Like many of us, I’m really sick of this recession! I lost my last full-time job in June 2006 and some of my wary, strapped freelance clients are paying 60 to 90 days late. Things were slow enough I recently took a six-day break, grateful to be able to stay with my Dad in Toronto, (free, the right price) just to feel human again.
Today’s New York Times business section has my story about how some Americans are managing their recession-related stress of lost/lowered income, disappearing clients, late payers, restricted access to credit. For many of us, it’s not a two or three-month sprint through a temporary rough patch, but a brutal, wearying year-long-plus marathon with no finish line anywhere in sight and tightening your belt means adding a new notch almost every month.

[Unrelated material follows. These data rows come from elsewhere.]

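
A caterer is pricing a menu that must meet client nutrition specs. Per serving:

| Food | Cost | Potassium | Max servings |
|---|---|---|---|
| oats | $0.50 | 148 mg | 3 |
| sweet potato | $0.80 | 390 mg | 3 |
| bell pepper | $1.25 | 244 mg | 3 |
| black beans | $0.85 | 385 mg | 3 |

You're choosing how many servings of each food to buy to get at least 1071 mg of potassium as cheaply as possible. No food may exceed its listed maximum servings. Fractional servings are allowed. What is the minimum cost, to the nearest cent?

Cost per mg of potassium: sweet potato $0.0021, black beans $0.0022, oats $0.0034, bell pepper $0.0051.
Take 2.746 servings of sweet potato: +1071.0 mg potassium for $2.20 (total $2.20, still need 0.0 mg).
Filling from the cheapest source first is optimal under one linear minimum: $2.20.

$2.20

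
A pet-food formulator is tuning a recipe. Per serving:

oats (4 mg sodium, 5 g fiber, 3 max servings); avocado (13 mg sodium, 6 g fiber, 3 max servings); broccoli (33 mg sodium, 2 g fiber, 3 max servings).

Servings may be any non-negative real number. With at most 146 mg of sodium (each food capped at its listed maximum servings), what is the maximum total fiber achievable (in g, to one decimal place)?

38.8 g

Fiber per mg sodium: oats 1.25, avocado 0.4615, broccoli 0.06061.
Take 3 servings of oats: uses 12 mg sodium, +15.0 g fiber (running total 15.0 g).
Take 3 servings of avocado: uses 39 mg sodium, +18.0 g fiber (running total 33.0 g).
Take 2.879 servings of broccoli: uses 95 mg sodium, +5.8 g fiber (running total 38.8 g).
Greedy by best ratio exhausts the sodium allowance optimally: 38.8 g.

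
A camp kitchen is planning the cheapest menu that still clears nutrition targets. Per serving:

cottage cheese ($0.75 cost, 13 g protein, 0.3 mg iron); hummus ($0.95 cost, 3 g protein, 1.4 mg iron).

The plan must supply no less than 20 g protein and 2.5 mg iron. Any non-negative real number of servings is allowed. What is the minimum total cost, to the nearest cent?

$2.34

Two binding constraints pin down two serving amounts, so the optimal mix uses at most two foods. The candidates are each food alone (scaled to the tighter of protein/iron) and each pair with both constraints tight.
cottage cheese only: max(20/13, 2.5/0.3) = 8.333 servings → $6.25.
hummus only: max(20/3, 2.5/1.4) = 6.667 servings → $6.33.
cottage cheese + hummus with both tight: 1.185 servings and 1.532 servings → $2.34.
So the least-cost plan costs $2.34.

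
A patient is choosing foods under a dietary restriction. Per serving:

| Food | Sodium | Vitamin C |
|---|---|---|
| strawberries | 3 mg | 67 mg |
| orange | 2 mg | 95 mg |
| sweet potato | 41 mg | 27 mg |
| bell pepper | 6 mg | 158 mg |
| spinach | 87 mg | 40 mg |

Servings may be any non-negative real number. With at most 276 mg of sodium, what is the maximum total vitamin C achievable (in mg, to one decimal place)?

13110.0 mg

Vitamin C per mg sodium: orange 47.5, bell pepper 26.33, strawberries 22.33, sweet potato 0.6585, spinach 0.4598.
With no serving limits, spend the whole sodium allowance on orange: 276 mg / 2 mg × 95 mg = 13110.0 mg.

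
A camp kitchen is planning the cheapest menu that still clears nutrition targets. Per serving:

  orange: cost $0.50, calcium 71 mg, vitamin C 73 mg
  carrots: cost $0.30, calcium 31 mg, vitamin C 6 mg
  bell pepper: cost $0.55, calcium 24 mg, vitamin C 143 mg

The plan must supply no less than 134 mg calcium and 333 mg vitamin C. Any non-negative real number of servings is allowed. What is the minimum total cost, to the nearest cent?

$1.57

Check every corner: each single food scaled to meet both minima, and each pair solved so both constraints bind.
orange only: max(134/71, 333/73) = 4.562 servings → $2.28.
carrots only: max(134/31, 333/6) = 55.5 servings → $16.65.
bell pepper only: max(134/24, 333/143) = 5.583 servings → $3.07.
orange + carrots with both targets exact would need a negative amount; discard.
orange + bell pepper with both tight: 1.33 servings and 1.65 servings → $1.57.
carrots + bell pepper with both tight: 2.604 servings and 2.219 servings → $2.00.
Cheapest feasible corner: $1.57.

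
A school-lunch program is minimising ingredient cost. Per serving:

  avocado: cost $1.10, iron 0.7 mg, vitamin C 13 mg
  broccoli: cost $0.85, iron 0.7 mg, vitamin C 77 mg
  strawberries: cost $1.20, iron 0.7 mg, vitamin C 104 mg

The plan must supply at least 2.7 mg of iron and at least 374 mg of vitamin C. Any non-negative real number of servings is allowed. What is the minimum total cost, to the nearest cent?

For a min-cost LP with two ≥-constraints, a basic feasible solution has at most two positive variables.
avocado only: max(2.7/0.7, 374/13) = 28.77 servings → $31.65.
broccoli only: max(2.7/0.7, 374/77) = 4.857 servings → $4.13.
strawberries only: max(2.7/0.7, 374/104) = 3.857 servings → $4.63.
avocado + broccoli with both targets exact would need a negative amount; discard.
avocado + strawberries with both tight: 0.2983 servings and 3.559 servings → $4.60.
broccoli + strawberries with both tight: 1.005 servings and 2.852 servings → $4.28.
Cheapest feasible corner: $4.13.

$4.13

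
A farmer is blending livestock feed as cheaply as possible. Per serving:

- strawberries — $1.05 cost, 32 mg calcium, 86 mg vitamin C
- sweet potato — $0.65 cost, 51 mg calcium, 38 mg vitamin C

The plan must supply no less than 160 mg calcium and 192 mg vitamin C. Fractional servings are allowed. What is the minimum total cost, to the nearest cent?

The cheapest plan sits at a corner of the feasible region — with two constraints it uses at most two foods.
strawberries only: max(160/32, 192/86) = 5 servings → $5.25.
sweet potato only: max(160/51, 192/38) = 5.053 servings → $3.28.
strawberries + sweet potato with both tight: 1.171 servings and 2.403 servings → $2.79.
Cheapest feasible corner: $2.79.

$2.79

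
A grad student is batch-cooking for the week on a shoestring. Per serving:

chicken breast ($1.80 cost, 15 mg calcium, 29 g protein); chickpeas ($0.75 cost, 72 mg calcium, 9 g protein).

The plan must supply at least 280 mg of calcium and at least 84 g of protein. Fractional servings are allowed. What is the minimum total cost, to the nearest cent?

$5.89

For a min-cost LP with two ≥-constraints, a basic feasible solution has at most two positive variables.
chicken breast only: max(280/15, 84/29) = 18.67 servings → $33.60.
chickpeas only: max(280/72, 84/9) = 9.333 servings → $7.00.
chicken breast + chickpeas with both tight: 1.806 servings and 3.513 servings → $5.89.
The minimum over all feasible corners is $5.89.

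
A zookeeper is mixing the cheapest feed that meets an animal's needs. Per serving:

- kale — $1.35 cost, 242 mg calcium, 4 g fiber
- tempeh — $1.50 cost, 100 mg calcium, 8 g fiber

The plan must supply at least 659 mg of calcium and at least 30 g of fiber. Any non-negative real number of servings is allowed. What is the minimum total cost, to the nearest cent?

Minimising a linear cost over {calcium ≥ 659, fiber ≥ 30, servings ≥ 0} — the optimum is at a vertex, using one or two foods.
kale only: max(659/242, 30/4) = 7.5 servings → $10.12.
tempeh only: max(659/100, 30/8) = 6.59 servings → $9.88.
kale + tempeh with both tight: 1.479 servings and 3.01 servings → $6.51.
So the least-cost plan costs $6.51.

$6.51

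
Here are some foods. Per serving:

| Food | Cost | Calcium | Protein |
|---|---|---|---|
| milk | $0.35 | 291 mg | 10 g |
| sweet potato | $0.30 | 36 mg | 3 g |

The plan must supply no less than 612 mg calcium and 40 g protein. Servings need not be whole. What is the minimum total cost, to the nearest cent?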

One female contractor in Connecticut heads to the shooting range and blasts off a few cathartic rounds. Another contractor, in suburban New York, who’s had to lay off half his employees, counts on the low-key, low-cost comfort of his longstanding poker game. I found a guy who happily admits he’s seen as a tad eccentric by his suburban North Carolina neighbors, who goes out and fences in his driveway. He’s not putting up a fence — but putting on a fencer’s metal mesh mask and publicly practicing the noble art of swordplay. As a former saber fencer, this makes perfect sense to me. It’s a lovely, elegant, time-tested way to burn off some angst.
If you, too, have been hit hard by this rotten, relentless recession, what are you doing to stay sane these days?